Neurons are the basic units of the nervous system and its most important part is the brain. Without controlled termination of individual neuron growth, the efficient and accurate construction of a nervous system is in serious jeopardy.
Scientists from the Florida campus of The Scripps Research Institute (TSRI) have now uncovered new insights into the regulatory network behind that termination. The study, led by TSRI Associate Professor Brock Grill, PhD, was recently published online ahead of print in the journal Development.
The scientists focused on axons, long cellular structures that project outward from the neuron body. When nerve cells fire, it's the axon that transmits the electrochemical signal to other neurons. Over the course of their development, axons extend, change their growth in response to cellular guidance cues and form synapses.

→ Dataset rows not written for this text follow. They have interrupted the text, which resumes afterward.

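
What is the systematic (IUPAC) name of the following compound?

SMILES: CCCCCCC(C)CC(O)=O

The longest chain bearing the –COOH group is 9 carbons long (nonane).
The principal characteristic group is a carboxylic acid (terminal –COOH), named with the suffix -oic acid.
Choose the numbering such that the carboxylic acid carbon is C-1 by definition.
This places a methyl group at C-3.
Assembling the pieces gives 3-methylnonanoic acid.

3-methylnonanoic acid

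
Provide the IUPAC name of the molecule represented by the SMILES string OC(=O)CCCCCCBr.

7-bromoheptanoic acid

The longest chain bearing the –COOH group is 7 carbons long (heptane).
The highest-priority functional group is a carboxylic acid (terminal –COOH), so the name ends in -oic acid.
Number the chain so that the carboxylic acid carbon is C-1 by definition.
That gives a bromo group at C-7.
Assembling the pieces gives 7-bromoheptanoic acid.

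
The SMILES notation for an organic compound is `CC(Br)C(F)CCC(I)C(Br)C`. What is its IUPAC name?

The longest continuous carbon chain has 8 atoms, so the parent hydride is octane.
The numbering direction is chosen so that the locant sets are identical either way, so the alphabetically earlier fluoro substituent takes the lower locant (3 rather than 6).
This places bromo groups at C-2 and C-7; a fluoro group at C-3; an iodo group at C-6.
Substituent prefixes are cited in alphabetical order (multiplying prefixes like di-/tri- are ignored for ordering).
The name is 2,7-dibromo-3-fluoro-6-iodooctane.

2,7-dibromo-3-fluoro-6-iodooctane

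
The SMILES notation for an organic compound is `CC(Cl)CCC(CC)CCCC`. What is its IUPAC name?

2-chloro-5-ethylnonane

The longest continuous carbon chain has 9 atoms, so the parent hydride is nonane.
Choose the numbering such that the substituent locant set {2,5} is lower than {5,8} at the first point of difference.
That gives a chloro group at C-2; an ethyl group at C-5.
Substituent prefixes are cited in alphabetical order (multiplying prefixes like di-/tri- are ignored for ordering).
The name is 2-chloro-5-ethylnonane.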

Using the nematode worm C. elegans as a model, Grill and his colleagues found for the first time that growth cone collapse prior to axon termination is protracted as the growth cone transitions from a dynamic to a static state.
"We know very little about the process of how axons actually stop growing in a living animal," Grill says. "What we found in our simple, but powerful model is that a signaling hub protein called RPM-1 is required to regulate the collapse of growth cones during axon termination."
It's the protracted nature of the process, Grill says, that is likely to make the transition-and the termination-permanent.
These findings provide new details on how growth cone collapse is regulated during axon termination in vivo. The study also shows that RPM-1 signaling destabilizes nerve cell microtubules-large molecules that provide critical cell structure-to facilitate growth cone collapse and axon termination.
When the scientists looked at the relationship between RPM-1 and other regulators of microtubule stability, they were surprised by the results.
They found that that while RPM-1 signaling destabilizes axon microtubules, the microtubule stabilizer Tau potentially inhibits RPM -1, something that was previously unknown. "People have very little knowledge about how TAU works under normal physiological conditions," says TSRI Research Associate Melissa Borgen, PhD, first author of the study.
"Our results suggest that Tau inhibition of RPM-1 is necessary for proper axon development, and offers the first evidence that RPM-1 can be regulated in vivo in neurons."
The research has implications for the development of neurological disorders as well. In mouse models, RPM-1 is an active force in axon degeneration and TAU has been linked to neurological disorders, including Alzheimer's disease and frontal temporal dementia.
"You wouldn't necessarily have thought Tau and RPM-1 would function this way," Grill says. "That's the power of genetics. Although we assessed the genetic relationship between Tau and RPM-1 in axon development, our results could have important implications for neurodegeneration."